2018Q4: Sale Prices Plateau for First Time Since 2011

Sale Prices Plateau for First Time Since 2011
Central Denver Apartment Market Report: Cover page of our 2018 Q4 newsletter

After six years of steady growth, in 2018 the Central Denver apartment market flattened out.  Nearly 1,000 units were sold in 34 transactions, and the average price per unit was $182,938, a slight decrease from 2017’s average of $185,316.  We calculate the average price per unit annually from Central Denver transactions between 10-110 units, excluding sales of recently constructed projects.

Higher interest rates, more conservative lending parameters, and a plateau in rent growth contributed to the slow-down in apartment sale prices.  There continues to be a healthy level of investor demand, but tougher lending criteria has dampened enthusiasm for available properties.  While established portfolio owners bought the majority of buildings sold in 2018, nearly one-third of the transactions were completed by investors new to the Central Denver market.

Average PPU Denver

Owners and brokers that put properties on the market with unrealistic list prices struggled in 2018.  Those properties sat on the market longer, and price reductions followed.  Both investors and lenders were reluctant to engage in transactions that were based on lofty pro forma financials.  Stalled rent growth and increased operating expenses have made it irrational to bet on future market conditions to justify marginal investments.

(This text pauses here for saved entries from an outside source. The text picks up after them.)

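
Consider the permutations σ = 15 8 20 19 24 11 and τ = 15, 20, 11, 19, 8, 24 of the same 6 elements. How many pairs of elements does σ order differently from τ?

5

Assign each item its position (1..6) in the first ordering, then rewrite the second ordering as that position sequence:
positions: 15→1, 8→2, 20→3, 19→4, 24→5, 11→6
second ordering as positions: [1, 3, 6, 4, 2, 5]
Discordant pairs = inversions in this position sequence.
1: 0
3: 2 → 1
6: 4, 2, 5 → 3
4: 2 → 1
2: 0
5: 0
Total: 0 + 1 + 3 + 1 + 0 + 0 = 5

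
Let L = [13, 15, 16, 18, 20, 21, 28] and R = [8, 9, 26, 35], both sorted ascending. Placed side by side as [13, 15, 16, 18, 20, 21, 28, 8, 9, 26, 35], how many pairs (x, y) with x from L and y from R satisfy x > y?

Take each right-half value and tally the left-half values above it:
r = 8: 13, 15, 16, 18, 20, 21, 28 → 7
r = 9: 13, 15, 16, 18, 20, 21, 28 → 7
r = 26: 28 → 1
r = 35: none → 0
Cross-inversions: 7 + 7 + 1 + 0 = 15

Cross-inversions: 15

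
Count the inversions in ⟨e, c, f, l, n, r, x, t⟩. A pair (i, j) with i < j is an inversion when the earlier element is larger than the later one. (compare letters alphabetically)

Count, for each position, how many later elements it exceeds:
e → c → 1
c → none → 0
f → none → 0
l → none → 0
n → none → 0
r → none → 0
x → t → 1
t → none → 0
Sum: 1 + 0 + 0 + 0 + 0 + 0 + 1 + 0 = 2

2 inversions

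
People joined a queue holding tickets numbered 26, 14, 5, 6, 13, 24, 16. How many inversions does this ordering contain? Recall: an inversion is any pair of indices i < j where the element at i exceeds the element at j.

There are 10 out-of-order pairs.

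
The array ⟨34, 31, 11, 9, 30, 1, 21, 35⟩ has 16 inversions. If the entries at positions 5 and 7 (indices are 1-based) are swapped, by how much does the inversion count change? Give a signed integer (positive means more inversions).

-1

Positions 5 and 7 hold 30 and 21; after swapping, the array is [34, 31, 11, 9, 21, 1, 30, 35].
For each element, count later entries that are smaller:
34 → 31, 11, 9, 21, 1, 30 → 6
31 → 11, 9, 21, 1, 30 → 5
11 → 9, 1 → 2
9 → 1 → 1
21 → 1 → 1
1 → none → 0
30 → none → 0
35 → none → 0
Sum: 6 + 5 + 2 + 1 + 1 + 0 + 0 + 0 = 15
Change: 15 − 16 = -1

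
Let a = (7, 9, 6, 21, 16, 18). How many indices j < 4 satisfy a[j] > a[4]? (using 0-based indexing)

1 such element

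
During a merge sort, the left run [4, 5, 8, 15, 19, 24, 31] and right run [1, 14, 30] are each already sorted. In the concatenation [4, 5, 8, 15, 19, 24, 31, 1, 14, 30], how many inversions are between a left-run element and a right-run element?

12

Count, for every r in R, how many entries of L exceed r:
r = 1: 4, 5, 8, 15, 19, 24, 31 → 7
r = 14: 15, 19, 24, 31 → 4
r = 30: 31 → 1
Cross-inversions: 7 + 4 + 1 = 12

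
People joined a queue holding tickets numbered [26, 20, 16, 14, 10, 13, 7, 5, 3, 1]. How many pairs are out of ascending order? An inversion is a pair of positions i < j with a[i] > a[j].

Count, for each position, how many later elements it exceeds:
26 → 20, 16, 14, 10, 13, 7, 5, 3, 1 → 9
20 → 16, 14, 10, 13, 7, 5, 3, 1 → 8
16 → 14, 10, 13, 7, 5, 3, 1 → 7
14 → 10, 13, 7, 5, 3, 1 → 6
10 → 7, 5, 3, 1 → 4
13 → 7, 5, 3, 1 → 4
7 → 5, 3, 1 → 3
5 → 3, 1 → 2
3 → 1 → 1
1 → none → 0
Sum: 9 + 8 + 7 + 6 + 4 + 4 + 3 + 2 + 1 + 0 = 44

44 inversions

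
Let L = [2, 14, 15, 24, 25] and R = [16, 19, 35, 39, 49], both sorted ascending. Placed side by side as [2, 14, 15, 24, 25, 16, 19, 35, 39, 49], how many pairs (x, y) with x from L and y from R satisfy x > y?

There are 4 cross-inversions.

Take each right-half value and tally the left-half values above it:
r = 16: 24, 25 → 2
r = 19: 24, 25 → 2
r = 35: none → 0
r = 39: none → 0
r = 49: none → 0
Cross-inversions: 2 + 2 + 0 + 0 + 0 = 4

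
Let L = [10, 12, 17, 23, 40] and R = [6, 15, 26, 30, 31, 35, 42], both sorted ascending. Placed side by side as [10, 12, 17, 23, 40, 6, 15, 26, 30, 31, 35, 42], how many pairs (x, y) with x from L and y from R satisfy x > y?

Take each right-half value and tally the left-half values above it:
r = 6: 10, 12, 17, 23, 40 → 5
r = 15: 17, 23, 40 → 3
r = 26: 40 → 1
r = 30: 40 → 1
r = 31: 40 → 1
r = 35: 40 → 1
r = 42: none → 0
Cross-inversions: 5 + 3 + 1 + 1 + 1 + 1 + 0 = 12

12 cross-inversions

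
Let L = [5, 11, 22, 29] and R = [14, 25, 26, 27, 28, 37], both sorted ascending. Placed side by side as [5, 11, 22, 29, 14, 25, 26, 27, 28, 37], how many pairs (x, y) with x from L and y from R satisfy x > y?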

For the second year in a row, we saw an unusually-low number of transactions.  There were only 34 sales of larger apartment buildings (10+ units in size) across Central Denver in 2018.  Our market has not experienced such a low volume of sales since the aftermath of the 2008 financial crisis.

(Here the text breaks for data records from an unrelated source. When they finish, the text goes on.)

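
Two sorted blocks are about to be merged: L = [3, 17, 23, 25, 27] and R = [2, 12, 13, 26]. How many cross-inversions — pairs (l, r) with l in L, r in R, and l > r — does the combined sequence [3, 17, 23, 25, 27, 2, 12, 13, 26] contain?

Cross-inversions: 14

Take each right-half value and tally the left-half values above it:
r = 2: 3, 17, 23, 25, 27 → 5
r = 12: 17, 23, 25, 27 → 4
r = 13: 17, 23, 25, 27 → 4
r = 26: 27 → 1
Cross-inversions: 5 + 4 + 4 + 1 = 14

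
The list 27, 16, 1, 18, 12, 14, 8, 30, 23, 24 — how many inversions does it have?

19 inversions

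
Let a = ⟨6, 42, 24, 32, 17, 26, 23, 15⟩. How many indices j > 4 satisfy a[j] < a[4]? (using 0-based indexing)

1

The element at index 4 is 17.
Elements after it: 26, 23, 15
Those smaller than 17: 15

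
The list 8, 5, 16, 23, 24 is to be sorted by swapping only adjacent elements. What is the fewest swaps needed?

Each adjacent swap fixes exactly one inversion, so the minimum swap count equals the number of inversions.
Count inversions — for each element, later elements that are smaller:
8: 5 → 1
5: none → 0
16: none → 0
23: none → 0
24: none → 0
Total inversions: 1 + 0 + 0 + 0 + 0 = 1

Swaps: 1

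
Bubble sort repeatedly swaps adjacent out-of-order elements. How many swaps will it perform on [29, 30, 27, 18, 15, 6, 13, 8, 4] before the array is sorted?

Each adjacent swap fixes exactly one inversion, so the minimum swap count equals the number of inversions.
Count inversions — for each element, later elements that are smaller:
29: 27, 18, 15, 6, 13, 8, 4 → 7
30: 27, 18, 15, 6, 13, 8, 4 → 7
27: 18, 15, 6, 13, 8, 4 → 6
18: 15, 6, 13, 8, 4 → 5
15: 6, 13, 8, 4 → 4
6: 4 → 1
13: 8, 4 → 2
8: 4 → 1
4: none → 0
Total inversions: 7 + 7 + 6 + 5 + 4 + 1 + 2 + 1 + 0 = 33

33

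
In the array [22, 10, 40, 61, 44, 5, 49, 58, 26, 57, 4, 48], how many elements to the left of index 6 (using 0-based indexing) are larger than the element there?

1 such element

The element at index 6 is 49.
Elements before it: 22, 10, 40, 61, 44, 5
Those larger than 49: 61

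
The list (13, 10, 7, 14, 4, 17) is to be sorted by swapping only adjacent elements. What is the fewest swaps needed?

7 adjacent swaps

Each adjacent swap fixes exactly one inversion, so the minimum swap count equals the number of inversions.
Count inversions — for each element, later elements that are smaller:
13: 10, 7, 4 → 3
10: 7, 4 → 2
7: 4 → 1
14: 4 → 1
4: none → 0
17: none → 0
Total inversions: 3 + 2 + 1 + 1 + 0 + 0 = 7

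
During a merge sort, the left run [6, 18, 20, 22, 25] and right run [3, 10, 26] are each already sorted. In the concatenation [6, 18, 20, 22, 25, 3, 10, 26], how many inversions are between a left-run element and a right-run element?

Take each right-half value and tally the left-half values above it:
r = 3: 6, 18, 20, 22, 25 → 5
r = 10: 18, 20, 22, 25 → 4
r = 26: none → 0
Cross-inversions: 5 + 4 + 0 = 9

9 cross-inversions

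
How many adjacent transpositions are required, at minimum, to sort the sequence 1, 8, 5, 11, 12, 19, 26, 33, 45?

1 swap

The minimum number of adjacent swaps to sort an array equals its inversion count, since every such swap removes exactly one inversion.
Count inversions — for each element, later elements that are smaller:
1: none → 0
8: 5 → 1
5: none → 0
11: none → 0
12: none → 0
19: none → 0
26: none → 0
33: none → 0
45: none → 0
Total inversions: 0 + 1 + 0 + 0 + 0 + 0 + 0 + 0 + 0 = 1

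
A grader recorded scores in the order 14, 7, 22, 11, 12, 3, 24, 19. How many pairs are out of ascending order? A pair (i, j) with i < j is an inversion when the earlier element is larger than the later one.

For each element, count later entries that are smaller:
14 → 7, 11, 12, 3 → 4
7 → 3 → 1
22 → 11, 12, 3, 19 → 4
11 → 3 → 1
12 → 3 → 1
3 → none → 0
24 → 19 → 1
19 → none → 0
Sum: 4 + 1 + 4 + 1 + 1 + 0 + 1 + 0 = 12

12 inversions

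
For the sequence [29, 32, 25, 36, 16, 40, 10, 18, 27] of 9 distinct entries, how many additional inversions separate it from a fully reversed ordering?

Maximum inversions for 9 distinct elements is C(9, 2) = 9·8/2 = 36.
Current inversions — for each element, count later smaller elements:
29: 5
32: 5
25: 3
36: 4
16: 1
40: 3
10: 0
18: 0
27: 0
Current total: 5 + 5 + 3 + 4 + 1 + 3 + 0 + 0 + 0 = 21
Shortfall: 36 − 21 = 15

15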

As apartment buildings become more difficult to sell, we are seeing more brokers openly market their listings, and there seems to be fewer properties held as “pocket listings.”

We continue to closely watch the vacancy reports.  High levels of construction (12,324 units completed in 2018) are pushing vacancy rates higher, but so far it has had minimal impact on existing Central Denver buildings.  In the 4th Quarter report released in January by DU and the Apartment Association of Metro Denver, the metro-wide vacancy rate was 5.8%.  For Central Denver, the vacancy rate is a staggering 7.5% due to construction in the neighborhood.  However, within the details of the report, we found the vacancy rate for buildings between 9-50 units (a size too small to include new construction projects) was only 3.6%.  This is the same figure reported a year ago – – meaning it has not worsened in small buildings.  Fortunately, high vacancy has been limited to the new construction that has not yet completed initial lease-up.

Looking ahead into 2019, there are several dynamics that could affect the speed and strength of our market.  At the end of 2018 we saw interest rates dip back down below 4.75%, and new construction continued to steam ahead.   How these two crucial factors trend in 2019 will be key determinants to our market this year.